First, in our zeal for truth we tend to consider mutual love as less important. Among Presbyterians, Jesus’ great plea in his final prayer in John 17 that we be one in love and mission is all too easily forgotten when we find ourselves with real differences in faith and practice. We take our theology with great seriousness – as one who has earned a Ph.D. in Theology and Ethics, I stand at the front of that line. Theology matters so dearly to us that when our theologies collide we are far too ready to break fellowship in favor of new like-minded alignments. Presbyterians have, alas, been among the most fractious of the Reformers’ children. We know well that Paul says that faith, hope, and love abide, but the greatest is love (1 Corinthians 13:13) – yet our faith confession has all too often trumped the love command.

Second, in a similar vein, we sometimes take our social witness so seriously that we disregard our crusade’s ramifications for the church’s health and welfare. In our passion to promote justice we have often discounted how disruptive our advocacy may be to the church’s unity. We pursue justice with such urgency that we forget about the necessary corresponding urgency to do so in a way that builds up rather than tears down the church.

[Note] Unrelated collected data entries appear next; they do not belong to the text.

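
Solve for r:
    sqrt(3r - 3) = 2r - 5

Square both sides: 3r - 3 = (2r - 5)^2.
Expand and rearrange: 4r^2 - 23r + 28 = 0.
Solving gives r = 4 or r = 1.75.
Check each candidate in the original equation:
  r = 4: sqrt(9) = 3, while 2r - 5 = 3 — valid.
  r = 1.75: sqrt(2.25) = 1.5, while 2r - 5 = -1.5 — extraneous.

r = 4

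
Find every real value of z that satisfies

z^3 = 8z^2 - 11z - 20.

Rearrange: z^3 - 8z^2 + 11z + 20 = 0.
Possible rational roots are divisors of 20. Testing z = 5 gives 0, so (z - 5) is a factor.
Divide: z^3 - 8z^2 + 11z + 20 = (z - 5)(z^2 - 3z - 4).
Factor the quadratic: z = 4 or z = -1.

z = -1 or z = 4 or z = 5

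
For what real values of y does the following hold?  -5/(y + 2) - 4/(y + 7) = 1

y = -13.899 or y = -4.101

Multiply both sides by (y + 2)(y + 7):
-5(y + 7) - 4(y + 2) = (y + 2)(y + 7).
Expand and collect terms: y^2 + 18y + 57 = 0.
By the quadratic formula, y = (-18 +/- sqrt(96)) / 2, so y ~= -4.101 or y ~= -13.899.
Neither value makes a denominator zero (y != -2, y != -7), so both are valid.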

Third, we have all too often considered ourselves better than others, despite Paul’s admonition, “In humility consider others as better than yourselves.” (Philippians 2:3) Genuine virtues of our heritage – the rigor of our preparation for ministry, the richness of our confessional heritage, the breadth of our mission outreach, our devotion to learning, our insistence on good order, our leadership in ecumenical ventures, our deep engagement in civic affairs, our advocacy for public justice – become stumbling blocks when we deem our commitments and engagements superior to those of others.

Fourth, in our zeal for diversity and inclusiveness we often diminish the importance of discerning the particular gifts needed for specific components of the church’s mission. In our passion to assure that all voices may be heard in the church, we have sometimes abandoned the hard work of seeking out for leadership those whose gifts are most needed for particular tasks at hand.

Fifth, we are so devoted to fairness and transparency in governance that we have come to allow all important things to be decided by voting, even when victory is by the slimmest of margins. Rather than seeking consensus through persistent prayerful spiritual discernment over difficult issues, we seek resolution through parliamentary process and majority rule.

Finally, we have too often leaned on our own understanding and too seldom sought the mind of the Lord as we have set our way forward. While we claim to be committed equally to study and prayer, we tend to rely more on study than upon prayer to direct us. Like Samuel of old, we are inclined to make judgments based on outward appearances rather than spiritual discernment. (1 Samuel 16:7)

Pray more. Listen more. Love more. As we keep these correctives ever in view, we will find ourselves less prone to make the mistakes that have too often caused Presbyterians to stumble. With the Spirit’s help, let it be so for us today!